Qualitative research is designed to collect insight on people’s thoughts, emotions and feelings. It is usually undertaken using focus groups or depth interviews. These techniques, however, are time-consuming and expensive. So we at MRQual decided to look for an alternative.
The resulting idea we came up with was the online Qualitative survey.
This was the product of work we had been doing in quantitative research. We had been experimenting with programmatic ways to elicit richer answers to open-ended questions than would usually be expected from online surveys.
These experiments proved highly successful. So we thought, why not have a survey questionnaire which contains mainly, or only, open-ended questions? Hence, the qualitative survey was born.
In practice, there’s rather more to a qualitative survey than this, in terms of how it differs from a typical quantitative survey. I will explain more in subsequent articles.

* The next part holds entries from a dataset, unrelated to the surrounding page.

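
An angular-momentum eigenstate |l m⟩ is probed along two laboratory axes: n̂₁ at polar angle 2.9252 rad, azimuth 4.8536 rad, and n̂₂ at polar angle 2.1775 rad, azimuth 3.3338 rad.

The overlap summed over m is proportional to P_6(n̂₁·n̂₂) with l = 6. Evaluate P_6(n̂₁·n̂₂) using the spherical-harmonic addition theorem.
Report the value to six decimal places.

Term-by-term m-sum for l=6 (normalisation 4π/13 = 0.966644):
  m=-6: Y*=-0.000031-0.000035i  Y=+0.060226-0.135755i  product -0.000007+0.000002i
  m=-5: Y*=-0.000484+0.000567i  Y=+0.204474-0.292708i  product +0.000067+0.000258i
  m=-4: Y*=+0.006080+0.003853i  Y=+0.300883-0.291074i  product +0.002951-0.000610i
  m=-3: Y*=+0.019396-0.043012i  Y=+0.099425-0.064661i  product -0.000853-0.005531i
  m=-2: Y*=-0.199817-0.057983i  Y=-0.277964+0.112448i  product +0.062062-0.006352i
  m=-1: Y*=-0.077945+0.548304i  Y=-0.239634+0.046635i  product -0.006892-0.135027i
  m=+0: Y*=+0.574410-0.000000i  Y=+0.240333+0.000000i  product +0.138050+0.000000i
  m=+1: Y*=+0.077945+0.548304i  Y=+0.239634+0.046635i  product -0.006892+0.135027i
  m=+2: Y*=-0.199817+0.057983i  Y=-0.277964-0.112448i  product +0.062062+0.006352i
  m=+3: Y*=-0.019396-0.043012i  Y=-0.099425-0.064661i  product -0.000853+0.005531i
  m=+4: Y*=+0.006080-0.003853i  Y=+0.300883+0.291074i  product +0.002951+0.000610i
  m=+5: Y*=+0.000484+0.000567i  Y=-0.204474-0.292708i  product +0.000067-0.000258i
  m=+6: Y*=-0.000031+0.000035i  Y=+0.060226+0.135755i  product -0.000007-0.000002i
Total Σ_m = +0.252707+0.000000i. Multiply by 0.966644: +0.244277+0.000000i. P_6(cos γ) = 0.244277

0.244277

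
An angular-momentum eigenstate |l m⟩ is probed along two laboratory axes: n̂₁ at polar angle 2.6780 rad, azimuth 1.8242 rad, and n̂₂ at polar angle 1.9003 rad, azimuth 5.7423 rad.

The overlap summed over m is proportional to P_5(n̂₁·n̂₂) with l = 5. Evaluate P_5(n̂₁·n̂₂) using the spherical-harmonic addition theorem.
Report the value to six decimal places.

Addition theorem: P_5(cos γ) = (4π/11) Σ_m Y*_{lm}(Ω₁) Y_{lm}(Ω₂), m = −5…5:
  m=-5: -0.007918+0.002482i × -0.318911+0.149035i = +0.002155-0.001972i  (running Σ = +0.002155-0.001972i)
  m=-4: -0.027756-0.044550i × +0.212659-0.315734i = -0.019968-0.000710i  (running Σ = -0.017813-0.002682i)
  m=-3: +0.132158-0.138989i × +0.000877-0.016888i = -0.002231-0.002354i  (running Σ = -0.020045-0.005036i)
  m=-2: +0.371049+0.205997i × +0.158196+0.297284i = -0.002541+0.142895i  (running Σ = -0.022586+0.137859i)
  m=-1: -0.116363+0.449329i × -0.061205-0.036762i = +0.023640-0.023224i  (running Σ = +0.001055+0.114636i)
  m=0: +0.070991-0.000000i × -0.316421+0.000000i = -0.022463+0.000000i  (running Σ = -0.021408+0.114636i)
  m=1: +0.116363+0.449329i × +0.061205-0.036762i = +0.023640+0.023224i  (running Σ = +0.002232+0.137859i)
  m=2: +0.371049-0.205997i × +0.158196-0.297284i = -0.002541-0.142895i  (running Σ = -0.000309-0.005036i)
  m=3: -0.132158-0.138989i × -0.000877-0.016888i = -0.002231+0.002354i  (running Σ = -0.002541-0.002682i)
  m=4: -0.027756+0.044550i × +0.212659+0.315734i = -0.019968+0.000710i  (running Σ = -0.022509-0.001972i)
  m=5: +0.007918+0.002482i × +0.318911+0.149035i = +0.002155+0.001972i  (running Σ = -0.020354+0.000000i)
Total Σ_m = -0.020354+0.000000i. Multiply by 1.142397: -0.023252+0.000000i. P_5(cos γ) = -0.023252

-0.023252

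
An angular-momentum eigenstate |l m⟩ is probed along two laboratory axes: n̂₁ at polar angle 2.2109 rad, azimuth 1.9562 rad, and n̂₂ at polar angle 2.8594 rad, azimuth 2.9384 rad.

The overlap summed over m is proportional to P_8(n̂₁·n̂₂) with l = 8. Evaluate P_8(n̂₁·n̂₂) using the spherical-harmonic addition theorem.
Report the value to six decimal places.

Expand P_8 via completeness: Σ_{m} conj(Y_{8,m}) at Ω₁ times Y_{8,m} at Ω₂ —
  [-8]  conj(Y_{8,-8})(Ω₁) = -0.088099+0.005148i ; Y_{8,-8}(Ω₂) = -0.000001+0.000019i ; Δ = -0.000000-0.000002i
  [-7]  conj(Y_{8,-7})(Ω₁) = -0.112865-0.237416i ; Y_{8,-7}(Ω₂) = +0.000038+0.000254i ; Δ = +0.000056-0.000038i
  [-6]  conj(Y_{8,-6})(Ω₁) = +0.294472-0.321449i ; Y_{8,-6}(Ω₂) = +0.000776+0.002115i ; Δ = +0.000908+0.000373i
  [-5]  conj(Y_{8,-5})(Ω₁) = +0.355165+0.132155i ; Y_{8,-5}(Ω₂) = +0.007465+0.012045i ; Δ = +0.001060+0.005264i
  [-4]  conj(Y_{8,-4})(Ω₁) = -0.000013-0.000431i ; Y_{8,-4}(Ω₂) = +0.045204+0.047749i ; Δ = +0.000020-0.000020i
  [-3]  conj(Y_{8,-3})(Ω₁) = +0.323205-0.142240i ; Y_{8,-3}(Ω₂) = +0.181224+0.126547i ; Δ = +0.076573+0.015123i
  [-2]  conj(Y_{8,-2})(Ω₁) = +0.139026+0.135027i ; Y_{8,-2}(Ω₂) = +0.459607+0.197787i ; Δ = +0.037191+0.089557i
  [-1]  conj(Y_{8,-1})(Ω₁) = +0.102961-0.253791i ; Y_{8,-1}(Ω₂) = +0.597900+0.123189i ; Δ = +0.092824-0.139058i
  [+0]  conj(Y_{8,0})(Ω₁) = +0.239168-0.000000i ; Y_{8,0}(Ω₂) = +0.002921+0.000000i ; Δ = +0.000699+0.000000i
  [+1]  conj(Y_{8,1})(Ω₁) = -0.102961-0.253791i ; Y_{8,1}(Ω₂) = -0.597900+0.123189i ; Δ = +0.092824+0.139058i
  [+2]  conj(Y_{8,2})(Ω₁) = +0.139026-0.135027i ; Y_{8,2}(Ω₂) = +0.459607-0.197787i ; Δ = +0.037191-0.089557i
  [+3]  conj(Y_{8,3})(Ω₁) = -0.323205-0.142240i ; Y_{8,3}(Ω₂) = -0.181224+0.126547i ; Δ = +0.076573-0.015123i
  [+4]  conj(Y_{8,4})(Ω₁) = -0.000013+0.000431i ; Y_{8,4}(Ω₂) = +0.045204-0.047749i ; Δ = +0.000020+0.000020i
  [+5]  conj(Y_{8,5})(Ω₁) = -0.355165+0.132155i ; Y_{8,5}(Ω₂) = -0.007465+0.012045i ; Δ = +0.001060-0.005264i
  [+6]  conj(Y_{8,6})(Ω₁) = +0.294472+0.321449i ; Y_{8,6}(Ω₂) = +0.000776-0.002115i ; Δ = +0.000908-0.000373i
  [+7]  conj(Y_{8,7})(Ω₁) = +0.112865-0.237416i ; Y_{8,7}(Ω₂) = -0.000038+0.000254i ; Δ = +0.000056+0.000038i
  [+8]  conj(Y_{8,8})(Ω₁) = -0.088099-0.005148i ; Y_{8,8}(Ω₂) = -0.000001-0.000019i ; Δ = -0.000000+0.000002i
Total Σ_m = +0.417962-0.000000i. Multiply by 0.739198: +0.308957-0.000000i. P_8(cos γ) = 0.308957

0.308957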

However, we have now run several qualitative surveys for clients, and each one has been a success. So, what are the advantages of qualitative surveys?
Advantages of Qualitative surveys
They are fast. They can be designed and run within a few days, or even faster, depending on such factors as the number of questions, the recruitment criteria, sample size and the market.
They enable better qualified, and therefore more valuable, participants (or respondents) to be recruited than is typically possible for other qualitative methods.
This is because respondents can be recruited from large quantitative research panels, in the same way as for quantitative surveys. Also, they do not have to be available for 1+ hours at a certain time on a particular day (and in the case of face-to-face groups, also live near a viewing facility). So this gives a much larger pool of potential respondents than might be expected for other forms of qualitative research.
It is easy to remove and replace respondents who do not engage with the research, or who, it transpires from their answers, do not properly qualify. In other words, all the questions are answered by all the respondents, and there is no risk of time being wasted by veering off into irrelevant areas.
Respondents are not influenced by the presence of other respondents in the same room. So if two respondents each give a similar answer to a particular question, you can be confident that neither had been prompted by the other.
The research questions can be changed during the survey, rather than all having to be decided in advance. For example, a qualitative survey might begin with a soft launch, or pilot study. This might reveal valuable new areas of questioning which could be added to the questionnaire. Indeed, there could be more than one soft launch, with a review of answers each time.
There is lower risk of respondent fatigue than is the case in focus groups which last 60+ minutes, because usually a qualitative survey would last 10-15 minutes. Also, respondents can complete a survey at their convenience, and from their own home.
Qualitative surveys require minimal time involvement by the client. For example, there is no evening travel to viewing studios involved. Nevertheless, the client can see the results as they come in, so retain visibility and control.
There is much less admin involved in running an online survey than other forms of qualitative research. For example, such a survey which uses sample provided by a panel need not consider GDPR. This is because the incentives will be paid by the panel, so there is no need to collect any personal identifiable information (such as email address) during the research.
Another important advantage is that clients can have whatever sample size they require, with the marginal cost of extra sample being relatively low. Given that a Qualitative survey is for qualitative research, a “large” sample might be 40-50 respondents. However, this could be extended to 100+ respondents in order to increase statistical reliability should the client wish to draw quantitative conclusions.
Lastly, there is a substantial cost saving compared with other qualitative methods. For example, a qualitative survey with 50 respondents (around the same as 6 focus groups) would typically cost in the region of £2.5k. This is comparable with the usual cost of one focus group.
When to use a Qualitative survey
All these advantages are not to say that qualitative surveys are the answer to every research situation.
Focus groups may well be more appropriate, for example, if group interaction is needed, or if the subject matter to research is substantial. However, we think qualitative surveys can be a valuable addition to the research toolkit.
And we believe there are many situations in which marketers or other decision-makers find they have a number of key questions to which they would like answers within a few days. Focus groups would be too expensive and take too long. So that’s when a qualitative survey would fit the bill.